Mumbo Jumbo

Everyone responds to great tragedies, like the earthquake in Haiti, in their own way. Some send money, some go themselves to help and everyone does what they do best.

For conservatives like David Brooks this means indulging in clueless speculation about the moral failings of the victims of the tragedy and wondering how we can make them more like us:

As Lawrence E. Harrison explained in his book “The Central Liberal Truth,” Haiti, like most of the world’s poorest nations, suffers from a complex web of progress-resistant cultural influences. There is the influence of the voodoo religion, which spreads the message that life is capricious and planning futile. There are high levels of social mistrust. Responsibility is often not internalized. Child-rearing practices often involve neglect in the early years and harsh retribution when kids hit 9 or 10.

We’re all supposed to politely respect each other’s cultures. But some cultures are more progress-resistant than others, and a horrible tragedy was just exacerbated by one of them.

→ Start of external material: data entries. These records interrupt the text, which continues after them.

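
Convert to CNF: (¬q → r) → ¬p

(¬q → r) → ¬p
≡ ¬(¬q → r) ∨ ¬p   [eliminate →]
≡ ¬(¬¬q ∨ r) ∨ ¬p   [eliminate →]
≡ ¬¬¬q ∧ ¬r ∨ ¬p   [De Morgan]
≡ ¬q ∧ ¬r ∨ ¬p   [double negation]
≡ (¬q ∨ ¬p) ∧ (¬r ∨ ¬p)   [distribute ∨ over ∧]

(¬q ∨ ¬p) ∧ (¬r ∨ ¬p)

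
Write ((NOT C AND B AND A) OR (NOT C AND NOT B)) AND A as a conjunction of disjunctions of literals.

((NOT C AND B AND A) OR (NOT C AND NOT B)) AND A
= (NOT C OR NOT C) AND (NOT C OR NOT B) AND (B OR NOT C) AND (B OR NOT B) AND (A OR NOT C) AND (A OR NOT B) AND A
= NOT C AND A

NOT C AND A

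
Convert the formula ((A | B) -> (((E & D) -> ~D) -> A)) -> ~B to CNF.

(~E | ~D | ~B) & (~A | ~B)

((A | B) -> (((E & D) -> ~D) -> A)) -> ~B
⇔ ~((A | B) -> (((E & D) -> ~D) -> A)) | ~B   [eliminate ->]
⇔ ~(~(A | B) | (((E & D) -> ~D) -> A)) | ~B   [eliminate ->]
⇔ ~(~(A | B) | ~((E & D) -> ~D) | A) | ~B   [eliminate ->]
⇔ ~(~(A | B) | ~(~(E & D) | ~D) | A) | ~B   [eliminate ->]
⇔ (~~(A | B) & ~~(~(E & D) | ~D) & ~A) | ~B   [De Morgan]
⇔ ((A | B) & ~~(~(E & D) | ~D) & ~A) | ~B   [double negation]
⇔ ((A | B) & (~(E & D) | ~D) & ~A) | ~B   [double negation]
⇔ ((A | B) & (~E | ~D | ~D) & ~A) | ~B   [De Morgan]
⇔ (A | B | ~B) & (~E | ~D | ~D | ~B) & (~A | ~B)   [distribute | over &]
⇔ (~E | ~D | ~B) & (~A | ~B)   [simplify]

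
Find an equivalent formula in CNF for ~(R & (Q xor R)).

~(R & (Q xor R))
= ~(R & (Q | R) & ~(Q & R))   [expand xor]
= ~R | ~(Q | R) | ~~(Q & R)   [De Morgan]
= ~R | (~Q & ~R) | ~~(Q & R)   [De Morgan]
= ~R | (~Q & ~R) | (Q & R)   [double negation]
= (~R | ~Q | Q) & (~R | ~Q | R) & (~R | ~R | Q) & (~R | ~R | R)   [distribute | over &]
= ~R | Q   [simplify]

~R | Q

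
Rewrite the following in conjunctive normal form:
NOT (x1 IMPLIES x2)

NOT (x1 IMPLIES x2)
= NOT (NOT x1 OR x2)   (eliminate IMPLIES)
= NOT NOT x1 AND NOT x2   (De Morgan)
= x1 AND NOT x2   (double negation)

x1 AND NOT x2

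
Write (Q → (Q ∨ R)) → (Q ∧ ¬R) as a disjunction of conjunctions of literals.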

Which is not nearly as outrageous as Pat Robertson's pact with the devil remarks because Brooks is, after all, a moderate.

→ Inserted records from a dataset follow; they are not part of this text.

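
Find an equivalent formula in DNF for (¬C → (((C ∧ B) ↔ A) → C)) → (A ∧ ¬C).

(¬C → (((C ∧ B) ↔ A) → C)) → (A ∧ ¬C)
⇔ ¬(¬C → (((C ∧ B) ↔ A) → C)) ∨ (A ∧ ¬C)   [eliminate →]
⇔ ¬(¬¬C ∨ (((C ∧ B) ↔ A) → C)) ∨ (A ∧ ¬C)   [eliminate →]
⇔ ¬(¬¬C ∨ ¬((C ∧ B) ↔ A) ∨ C) ∨ (A ∧ ¬C)   [eliminate →]
⇔ ¬(¬¬C ∨ ¬(((C ∧ B) → A) ∧ (A → (C ∧ B))) ∨ C) ∨ (A ∧ ¬C)   [eliminate ↔]
⇔ ¬(¬¬C ∨ ¬((¬(C ∧ B) ∨ A) ∧ (A → (C ∧ B))) ∨ C) ∨ (A ∧ ¬C)   [eliminate →]
⇔ ¬(¬¬C ∨ ¬((¬(C ∧ B) ∨ A) ∧ (¬A ∨ (C ∧ B))) ∨ C) ∨ (A ∧ ¬C)   [eliminate →]
⇔ (¬¬¬C ∧ ¬¬((¬(C ∧ B) ∨ A) ∧ (¬A ∨ (C ∧ B))) ∧ ¬C) ∨ (A ∧ ¬C)   [De Morgan]
⇔ (¬C ∧ ¬¬((¬(C ∧ B) ∨ A) ∧ (¬A ∨ (C ∧ B))) ∧ ¬C) ∨ (A ∧ ¬C)   [double negation]
⇔ (¬C ∧ (¬(C ∧ B) ∨ A) ∧ (¬A ∨ (C ∧ B)) ∧ ¬C) ∨ (A ∧ ¬C)   [double negation]
⇔ (¬C ∧ (¬C ∨ ¬B ∨ A) ∧ (¬A ∨ (C ∧ B)) ∧ ¬C) ∨ (A ∧ ¬C)   [De Morgan]
⇔ (¬C ∧ ¬C ∧ ¬A ∧ ¬C) ∨ (¬C ∧ ¬C ∧ C ∧ B ∧ ¬C) ∨ (¬C ∧ ¬B ∧ ¬A ∧ ¬C) ∨ (¬C ∧ ¬B ∧ C ∧ B ∧ ¬C) ∨ (¬C ∧ A ∧ ¬A ∧ ¬C) ∨ (¬C ∧ A ∧ C ∧ B ∧ ¬C) ∨ (A ∧ ¬C)   [distribute ∧ over ∨]
⇔ (¬C ∧ ¬A) ∨ (A ∧ ¬C)   [simplify]

(¬C ∧ ¬A) ∨ (A ∧ ¬C)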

Now Voodoo is most interesting. It is practiced in Catholic countries with a heritage of colonialism and slavery and its believers, for the most part, also consider themselves to be Catholic. People turn to Voodoo to address the material concerns of this world while the Catholic Church preaches indifference to this life and focuses on the rewards of heaven.

Voodoo is a spiritual supplement to a religion whose overriding concern about heaven has inspired it to turn a blind eye to real human suffering here and now. Unlike Catholicism, Voodoo cares about people. Maybe it is weird and ineffective but it does care.

Meanwhile, faced with a large population crowded into a small and impoverished land, The Catholic Church preaches against any effective form of population control. Which might just help to explain the deforestation to which Brooks alludes in his Op ED. Faced with massive income inequality and zero public spending on basics such as education, the Church preaches submission to the poor. At the same time it urges the rich to be a bit more generous on a voluntary basis but only if it is quite convenient to them.

And while the Church fails, the wealthy, who have engaged in trade with the US and manufacture for export, seem to have dropped the ball as well. Somehow it has not trickled down over the past 30 years.

Meanwhile Brooks defends the culture of the wealthy and manages to pretend that the problems of Haiti are somehow the results of the poor of Haiti, Voodoo, the 1960's and 1970's and have noting to do with the past three decades of conservative policy and religion.